Columbia International Affairs Online: Working Papers

CIAO DATE: 08/2004

Freedom, Prosperity, and Security

J. Brian Atwood, Robert S. Browne, Princeton N. Lyman

May 2004

Council on Foreign Relations

Abstract

The United States will host the G8 Summit at Sea Island, Georgia, in June 2004. Many urgent and critical international issues need to be discussed at the summit, especially developments in the Middle East and in the worldwide war on terrorism. It will be important, however, that the summit also maintain the momentum of the past three years in the G8-Africa partnership. This will reinforce the work of African leaders who are championing democracy, human rights, and good governance. Africa, moreover, figures prominently in the three global issues the United States has selected for the summit: freedom, security, and prosperity.
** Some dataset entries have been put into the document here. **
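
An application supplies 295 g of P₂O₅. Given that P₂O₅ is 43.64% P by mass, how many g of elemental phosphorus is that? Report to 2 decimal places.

128.74 g P

P = 295 × 0.4364 = 128.738 g.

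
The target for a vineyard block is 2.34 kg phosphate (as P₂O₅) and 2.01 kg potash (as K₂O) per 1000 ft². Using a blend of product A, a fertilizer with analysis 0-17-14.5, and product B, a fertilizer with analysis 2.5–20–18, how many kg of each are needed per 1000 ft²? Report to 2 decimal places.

With a, b = kg per 1000 ft² of product A and product B:
P₂O₅: 0.17·a + 0.2·b = 2.34
K₂O: 0.145·a + 0.18·b = 2.01
Eliminate b: (row1) − 0.2/0.18·(row2) → 0.00888889·a = 0.106667, so a = 12.
Then b = (2.01 − 0.145·12) / 0.18 = 1.5.

12.00 kg product A, 1.50 kg product B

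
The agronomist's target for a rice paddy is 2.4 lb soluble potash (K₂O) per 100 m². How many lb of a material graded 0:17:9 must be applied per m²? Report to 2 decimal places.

0.27 lb of product per sq m

Product per 100 m² = 2.4 / 9% = 26.6667 lb.
Convert to per m²: 26.6667 × 0.01 = 0.266667 lb.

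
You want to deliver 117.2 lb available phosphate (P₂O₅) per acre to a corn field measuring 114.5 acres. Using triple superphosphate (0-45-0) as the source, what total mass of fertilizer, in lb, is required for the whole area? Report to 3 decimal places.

Product per acre = 117.2 / 45% = 260.444 lb.
Total product = 260.444 × 114.5 = 29820.8889 lb.

29820.889 lb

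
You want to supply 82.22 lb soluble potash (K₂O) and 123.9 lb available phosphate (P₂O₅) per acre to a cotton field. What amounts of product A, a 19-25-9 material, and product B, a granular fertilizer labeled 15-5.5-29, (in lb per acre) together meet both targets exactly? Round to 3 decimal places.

464.973 lb product A, 139.215 lb product B

With a, b = lb per acre of product A and product B:
K₂O: 0.09·a + 0.29·b = 82.22
P₂O₅: 0.25·a + 0.055·b = 123.9
Eliminate a: (row1) − 0.09/0.25·(row2) → 0.2702·b = 37.616, so b = 139.2154.
Back-substitute: a = (82.22 − 0.29·139.2154) / 0.09 = 464.9726.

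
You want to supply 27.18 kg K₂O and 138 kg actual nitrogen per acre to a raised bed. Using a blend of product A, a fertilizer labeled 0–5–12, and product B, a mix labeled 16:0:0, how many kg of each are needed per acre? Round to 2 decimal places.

226.50 kg product A, 862.50 kg product B

Per-acre balance (a = product A, b = product B):
K₂O: 0.12·a + 0·b = 27.18
N: 0·a + 0.16·b = 138
Solving simultaneously: a = 226.5, b = 862.5.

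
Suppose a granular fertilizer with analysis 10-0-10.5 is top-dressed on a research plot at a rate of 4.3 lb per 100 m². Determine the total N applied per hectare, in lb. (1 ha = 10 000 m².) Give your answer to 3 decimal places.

43.000 lb N per hectare

nitrogen per 100 m² = 4.3 × 10% = 0.43 lb.
Convert to per hectare: 0.43 × 100 = 43 lb.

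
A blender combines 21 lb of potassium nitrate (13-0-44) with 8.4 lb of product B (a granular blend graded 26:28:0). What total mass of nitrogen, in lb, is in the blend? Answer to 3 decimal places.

N mass = 13%×21 + 26%×8.4 = 4.914 lb.

4.914 lb N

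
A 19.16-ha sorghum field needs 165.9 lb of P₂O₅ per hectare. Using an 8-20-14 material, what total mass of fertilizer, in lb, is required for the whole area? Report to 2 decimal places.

Product per hectare = 165.9 / 20% = 829.5 lb.
Total product = 829.5 × 19.16 = 15893.22 lb.

15893.22 lb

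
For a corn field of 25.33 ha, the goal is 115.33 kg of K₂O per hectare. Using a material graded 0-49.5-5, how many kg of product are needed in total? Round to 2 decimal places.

58426.18 kg

Product per hectare = 115.33 / 5% = 2306.6 kg.
Total product = 2306.6 × 25.33 = 58426.178 kg.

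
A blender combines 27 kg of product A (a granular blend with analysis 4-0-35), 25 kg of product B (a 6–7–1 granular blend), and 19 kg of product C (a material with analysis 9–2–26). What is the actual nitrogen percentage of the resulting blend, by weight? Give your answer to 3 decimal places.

6.042% N

Total mass = 27 + 25 + 19 = 71 kg.
N mass = 4%×27 + 6%×25 + 9%×19 = 4.29 kg.
% N = 4.29 / 71 = 6.04225%.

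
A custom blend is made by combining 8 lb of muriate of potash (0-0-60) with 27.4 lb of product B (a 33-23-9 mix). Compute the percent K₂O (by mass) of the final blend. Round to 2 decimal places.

Total mass = 8 + 27.4 = 35.4 lb.
K₂O mass = 60%×8 + 9%×27.4 = 7.266 lb.
% K₂O = 7.266 / 35.4 = 20.5254%.

20.53% K₂O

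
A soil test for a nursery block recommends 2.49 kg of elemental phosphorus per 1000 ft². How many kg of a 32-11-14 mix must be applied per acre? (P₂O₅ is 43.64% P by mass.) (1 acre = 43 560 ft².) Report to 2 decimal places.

2259.49 kg of product per acre

As P₂O₅: 2.49 / 0.4364 = 5.70577 kg per 1000 ft².
Product per 1000 ft² = 5.70577 / 11% = 51.8707 kg.
Convert to per acre: 51.8707 × 43.56 = 2259.487 kg.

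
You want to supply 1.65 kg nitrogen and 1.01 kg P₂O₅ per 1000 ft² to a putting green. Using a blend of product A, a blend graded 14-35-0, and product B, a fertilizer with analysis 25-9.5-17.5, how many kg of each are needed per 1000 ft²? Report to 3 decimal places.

1.290 kg product A, 5.877 kg product B

With a, b = kg per 1000 ft² of product A and product B:
N: 0.14·a + 0.25·b = 1.65
P₂O₅: 0.35·a + 0.095·b = 1.01
Solving simultaneously: a = 1.29043, b = 5.87736.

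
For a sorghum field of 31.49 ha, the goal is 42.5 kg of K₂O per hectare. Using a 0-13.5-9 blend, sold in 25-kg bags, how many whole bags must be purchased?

595 bags

Product per hectare = 42.5 / 9% = 472.222 kg.
Total product = 472.222 × 31.49 = 14870.3 kg.
Bags = ⌈14870.3 / 25⌉ = 595.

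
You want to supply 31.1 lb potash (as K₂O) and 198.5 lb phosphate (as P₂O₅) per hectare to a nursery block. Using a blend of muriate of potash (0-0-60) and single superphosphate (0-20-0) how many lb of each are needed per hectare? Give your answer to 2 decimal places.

51.83 lb muriate of potash, 992.50 lb single superphosphate

Let a = lb of muriate of potash, b = lb of single superphosphate (per hectare).
K₂O: 0.6·a + 0·b = 31.1
P₂O₅: 0·a + 0.2·b = 198.5
Solving simultaneously: a = 51.8333, b = 992.5.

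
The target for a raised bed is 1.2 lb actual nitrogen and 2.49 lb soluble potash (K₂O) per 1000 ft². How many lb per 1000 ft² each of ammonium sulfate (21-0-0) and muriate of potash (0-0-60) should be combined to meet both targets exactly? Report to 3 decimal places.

5.714 lb ammonium sulfate, 4.150 lb muriate of potash

Let a = lb of ammonium sulfate, b = lb of muriate of potash (per 1000 ft²).
N: 0.21·a + 0·b = 1.2
K₂O: 0·a + 0.6·b = 2.49
Solving simultaneously: a = 5.71429, b = 4.15.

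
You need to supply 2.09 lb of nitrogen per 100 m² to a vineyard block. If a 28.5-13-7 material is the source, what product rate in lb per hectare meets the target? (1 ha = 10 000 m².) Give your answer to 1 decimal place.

733.3 lb of product per hectare

Product per 100 m² = 2.09 / 28.5% = 7.33333 lb.
Convert to per hectare: 7.33333 × 100 = 733.333 lb.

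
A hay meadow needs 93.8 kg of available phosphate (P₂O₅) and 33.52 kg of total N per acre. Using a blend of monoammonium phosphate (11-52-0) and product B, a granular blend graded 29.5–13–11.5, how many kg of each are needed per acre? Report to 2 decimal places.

Let a = kg of monoammonium phosphate, b = kg of product B (per acre).
P₂O₅: 0.52·a + 0.13·b = 93.8
N: 0.11·a + 0.295·b = 33.52
Eliminate a: (row1) − 0.52/0.11·(row2) → -1.26455·b = -64.6582, so b = 51.1316.
Back-substitute: a = (93.8 − 0.13·51.1316) / 0.52 = 167.602.

167.60 kg monoammonium phosphate, 51.13 kg product B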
It now appears that the United States will invite a group of African leaders to confer with the G8, following the practice of the last three years. The United States is also proposing that the G8 address several items that bear on Africa at the summit, including food security, transparency in the oil and mineral sectors, peace support, and debt relief for post-conflict countries. These items do not encompass the breadth of issues in the G8’s Africa Action Plan (AAP), described below, however, nor do they substitute for commitment to the long-term overall partnership that has been at the heart of the G8- Africa relationship in the past three years.